This time of year, every patient presenting to a hospital or clinic with a cough, cold, sniffle or temperature above 98.6 degrees thinks they have the flu. The media hype over influenza this year hasn’t helped the matter. In reality, most of these patients are likely suffering from some other type of virus. A flu swab may help dissuade patient’s beliefs they have influenza, but are these tests really telling the truth?
Typically, when I swab a patient’s nostrils to test for influenza I am almost certain of my diagnosis. The temperature of 102, dry cough and severe body-aches are telltale signs, combined with the influenza epidemic in the community I am expecting a positive result from the flu swab. But, then the test comes back negative and I recant my original suspicions diagnosing the patient with an ‘influenza-like’ virus. But am I really wrong?
According to the CDC, flu-swabs aren’t all that accurate. In fact, the sensitivity (percentage of positives that are correctly identified) of most rapid flu tests is just 50-70%. Specificity (number of negative results that is correctly identified) is much better at 90-95%. This means that half of individuals tested who do in fact have influenza may test negative. Specimens collected closer to onset of the illness, ideally within 4 to 5 days, are most accurate.

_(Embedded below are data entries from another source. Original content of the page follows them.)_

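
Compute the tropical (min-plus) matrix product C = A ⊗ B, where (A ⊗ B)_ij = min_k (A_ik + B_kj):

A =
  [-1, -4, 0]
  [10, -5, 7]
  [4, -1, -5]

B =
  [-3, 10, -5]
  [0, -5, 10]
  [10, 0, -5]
A ⊗ B =
  [-4, -9, -6]
  [-5, -10, 2]
  [-1, -6, -10]

Apply the min-plus product entry-by-entry:
  C[0][0] = min over k of (A[0][0] + B[0][0] = -1 + -3 = -4, A[0][1] + B[1][0] = -4 + 0 = -4, A[0][2] + B[2][0] = 0 + 10 = 10) = -4 (attained at k = 0)
  C[0][1] = min over k of (A[0][0] + B[0][1] = -1 + 10 = 9, A[0][1] + B[1][1] = -4 + -5 = -9, A[0][2] + B[2][1] = 0 + 0 = 0) = -9 (attained at k = 1)
  C[0][2] = min over k of (A[0][0] + B[0][2] = -1 + -5 = -6, A[0][1] + B[1][2] = -4 + 10 = 6, A[0][2] + B[2][2] = 0 + -5 = -5) = -6 (attained at k = 0)
  C[1][0] = min over k of (A[1][0] + B[0][0] = 10 + -3 = 7, A[1][1] + B[1][0] = -5 + 0 = -5, A[1][2] + B[2][0] = 7 + 10 = 17) = -5 (attained at k = 1)
  C[1][1] = min over k of (A[1][0] + B[0][1] = 10 + 10 = 20, A[1][1] + B[1][1] = -5 + -5 = -10, A[1][2] + B[2][1] = 7 + 0 = 7) = -10 (attained at k = 1)
  C[1][2] = min over k of (A[1][0] + B[0][2] = 10 + -5 = 5, A[1][1] + B[1][2] = -5 + 10 = 5, A[1][2] + B[2][2] = 7 + -5 = 2) = 2 (attained at k = 2)
  C[2][0] = min over k of (A[2][0] + B[0][0] = 4 + -3 = 1, A[2][1] + B[1][0] = -1 + 0 = -1, A[2][2] + B[2][0] = -5 + 10 = 5) = -1 (attained at k = 1)
  C[2][1] = min over k of (A[2][0] + B[0][1] = 4 + 10 = 14, A[2][1] + B[1][1] = -1 + -5 = -6, A[2][2] + B[2][1] = -5 + 0 = -5) = -6 (attained at k = 1)
  C[2][2] = min over k of (A[2][0] + B[0][2] = 4 + -5 = -1, A[2][1] + B[1][2] = -1 + 10 = 9, A[2][2] + B[2][2] = -5 + -5 = -10) = -10 (attained at k = 2)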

It looks like rapid influenza testing is not that useful. A positive result does confirm with a high degree of certainty that the patient does in fact have the flu but a negative result doesn’t mean much. I recommend testing for the flu only if it will change your treatment. Once anti-viral therapies are no longer recommended, about 48 hours after onset of illness, determining if your patient truly has influenza versus another viral ailment isn’t necessary. Given the inaccuracy of influenza testing and the limited treatment options, the role of flu tests is limited.